Sandro Botticelli painter in the Sistine Chapel. A narration and portrait

SERIES: From VIVE to the city. The history of art in Rome in the 15th-20th centuries - Under the aegis of Silvia Ginzburg, professor of the History of Modern Art, Università di Roma Tre
SPEAKER: Patrizia Zambrano
DATE: Thursday 13 July, 6 pm 
PLACE: Palazzo Venezia, Sala del Refettorio

The “Palazzetto” and more importantly the “Palazzo” of Pietro Barbo – a Venetian cardinal become Pope in 1464 with the name of Paul II – are, along with the external loggia of St Mark’s, an artistic workshop of great importance. Well- and lesser-known architects and stonemasons alternated in works that had the merit of introducing ambitious and innovative architectural solutions to a Rome of still mediaeval appearance.

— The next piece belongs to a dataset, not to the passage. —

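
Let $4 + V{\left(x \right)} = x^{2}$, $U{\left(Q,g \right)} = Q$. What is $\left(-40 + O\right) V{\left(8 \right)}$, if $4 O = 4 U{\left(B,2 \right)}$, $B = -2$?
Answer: $-2520$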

Paul II wanted to turn it into a new papal residence and created a building complex featuring structures inspired by classical monuments such as the Colosseum, Teatro di Marcello and Basilica di Massenzio. Extended by Cardinal Marco Barbo (and later gifted to the Venetian Republic by Pius IV) the Palazzo ushered in the Renaissance phase in the area at the foot of the Campidoglio, where Michelangelo lived and the church of Santa Maria di Loreto was founded (1507), its central Bramante-style plan becoming a model on which even Raphael drew for inspiration.

Biography

Patrizia Zambrano is a professor of the History of Art at the Università del Piemonte Orientale. She has written a number of essays on Sandro Botticelli and in 2018 curated the Le storie di Botticelli tra Boston e Bergamo exhibition (Accademia Carrara 2018-19). She has written a monograph on Filippino Lippi (Milano 2004) and explored the history of connoisseurship, studying Bernard Berenson and the confusion between Filippino Lippi and Sandro Botticelli, as narrated in Amico di Sandro (Milan 2006). For the last few years she has been studying and writing about the links between Sandro Botticelli and the birth of the modern portrait. In 1992 (with Franco Sabatelli and Enrico Colle) she wrote La cornice italiana. Dal Rinascimento al Neoclassico, and since then has continued to focus on mouldings, altars, sculpture and wood carving of the Renaissance and baroque period.